La Colombie n'a pas connu de pannes d'électricité ni de rationnements depuis 30 ans, contrairement aux pays voisins. Cependant, les experts s'accordent à dire que le système électrique montre des signes d'alerte en raison d'une consommation plus élevée dans les industries et les foyers, de retards dans les projets de génération et de limitations de transmission.
« Nous sommes plus nombreux et utilisons plus d'appareils ; mais l'approvisionnement ne croît pas au même rythme », a expliqué un porte-parole de Celsia. Le chercheur Camilo Prieto Valderrama de l'Universidad Javeriana met en lumière un déficit de capacité installée : « Il y a un déficit de capacité installée car plusieurs projets éoliens qui devaient entrer en service dans La Guajira ont été suspendus ou retardés. Cela représente près de 1 000 mégawatts d'énergie en moins pour le pays ».

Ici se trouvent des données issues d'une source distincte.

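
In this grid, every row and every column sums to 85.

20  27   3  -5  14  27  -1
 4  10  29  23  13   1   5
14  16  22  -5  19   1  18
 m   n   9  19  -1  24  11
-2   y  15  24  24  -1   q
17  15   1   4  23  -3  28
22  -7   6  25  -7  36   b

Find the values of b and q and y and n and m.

b = 10, q = 14, y = 11, n = 13, m = 10

Column 1: 20 + 4 + 14 − 2 + 17 + 22 = 75, so its missing entry is 85 − 75 = 10.
Row 4: 10 + 9 + 19 − 1 + 24 + 11 = 72, so its missing entry is 85 − 72 = 13.
Row 7: 22 − 7 + 6 + 25 − 7 + 36 = 75, so its missing entry is 85 − 75 = 10.
Column 7: -1 + 5 + 18 + 11 + 28 + 10 = 71, so its missing entry is 85 − 71 = 14.
Row 5: -2 + 15 + 24 + 24 − 1 + 14 = 74, so its missing entry is 85 − 74 = 11.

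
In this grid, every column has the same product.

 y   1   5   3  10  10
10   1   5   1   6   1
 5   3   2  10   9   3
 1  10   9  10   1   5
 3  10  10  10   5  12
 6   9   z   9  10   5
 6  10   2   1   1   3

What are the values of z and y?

Columns 5 and 6 each multiply to 27000, so every column has product 27000.
Column 3: 5×5×2×9×10×2 = 9000, so the missing entry is 27000 ÷ 9000 = 3.
Column 1: 10×5×1×3×6×6 = 5400, so the missing entry is 27000 ÷ 5400 = 5.

z = 3, y = 5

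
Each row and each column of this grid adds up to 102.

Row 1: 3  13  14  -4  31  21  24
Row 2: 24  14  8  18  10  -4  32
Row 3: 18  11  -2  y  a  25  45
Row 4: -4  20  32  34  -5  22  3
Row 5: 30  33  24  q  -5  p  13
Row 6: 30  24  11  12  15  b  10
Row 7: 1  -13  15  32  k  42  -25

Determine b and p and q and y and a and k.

b = 0, p = -4, q = 11, y = -1, a = 6, k = 50

Row 6 has 30 + 24 + 11 + 12 + 15 + 10 = 102; the blank must be 102 − 102 = 0.
Row 7 has 1 − 13 + 15 + 32 + 42 − 25 = 52; the blank must be 102 − 52 = 50.
Column 5 has 31 + 10 − 5 − 5 + 15 + 50 = 96; the blank must be 102 − 96 = 6.
Row 3 has 18 + 11 − 2 + 6 + 25 + 45 = 103; the blank must be 102 − 103 = -1.
Column 4 has -4 + 18 − 1 + 34 + 12 + 32 = 91; the blank must be 102 − 91 = 11.
Row 5 has 30 + 33 + 24 + 11 − 5 + 13 = 106; the blank must be 102 − 106 = -4.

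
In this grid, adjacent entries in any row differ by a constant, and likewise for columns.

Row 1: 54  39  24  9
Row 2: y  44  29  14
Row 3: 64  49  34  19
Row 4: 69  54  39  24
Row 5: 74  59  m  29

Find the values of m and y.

m = 44, y = 59

Along each row the entries change by -15 per step; down each column they change by 5.
Row 5: from 74 at column 1, stepping by -15 to column 3 gives 44.
Row 2: from 44 at column 2, stepping by -15 to column 1 gives 59.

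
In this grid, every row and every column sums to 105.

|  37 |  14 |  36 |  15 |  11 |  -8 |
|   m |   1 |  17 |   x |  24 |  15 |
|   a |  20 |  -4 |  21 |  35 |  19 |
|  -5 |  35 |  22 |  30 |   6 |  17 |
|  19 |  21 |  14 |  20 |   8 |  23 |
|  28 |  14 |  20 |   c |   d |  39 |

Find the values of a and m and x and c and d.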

La demande augmente dans les villes et les industries, mettant le système sous tension pendant les sécheresses. « Quand la génération n'avance pas au même rythme, le résultat est une plus grande pression sur le système et, à long terme, des tarifs plus élevés », a ajouté Prieto. Carlos Solano de Celsia insiste sur la planification : les centrales hydroélectriques prennent 5 à 8 ans et les thermiques 3 à 4 ans.
Selon XM, seuls 20 % des projets prévus entrent en service. Il y a des risques de rationnement en 2026-2027 en cas de forte sécheresse, avec une incertitude réglementaire. En matière de transmission, il y a 13 ans de retard national et 11 régionaux ; en 2024, 55 % des extensions ont été retardées et 94 % des nouvelles connexions refusées en raison de pénuries de capacité.
L'Association nationale des institutions financières (ANIF) appelle à une politique énergétique intégrale avec des règles claires pour les investisseurs. Le gouvernement doit accélérer les licences et coordonner avec les communautés. Celsia recommande d'économiser : débrancher les appareils, utiliser des LED et examiner la consommation. « Économiser l'énergie ne baisse pas seulement la facture, elle protège aussi l'eau et maintient le système stable », souligne l'entreprise.
Dans le Valle del Cauca, les investissements de Celsia assurent la qualité. Les renouvelables comme le solaire progressent, mais leur intermittence nécessite un soutien des centrales thermiques et hydroélectriques à réservoir.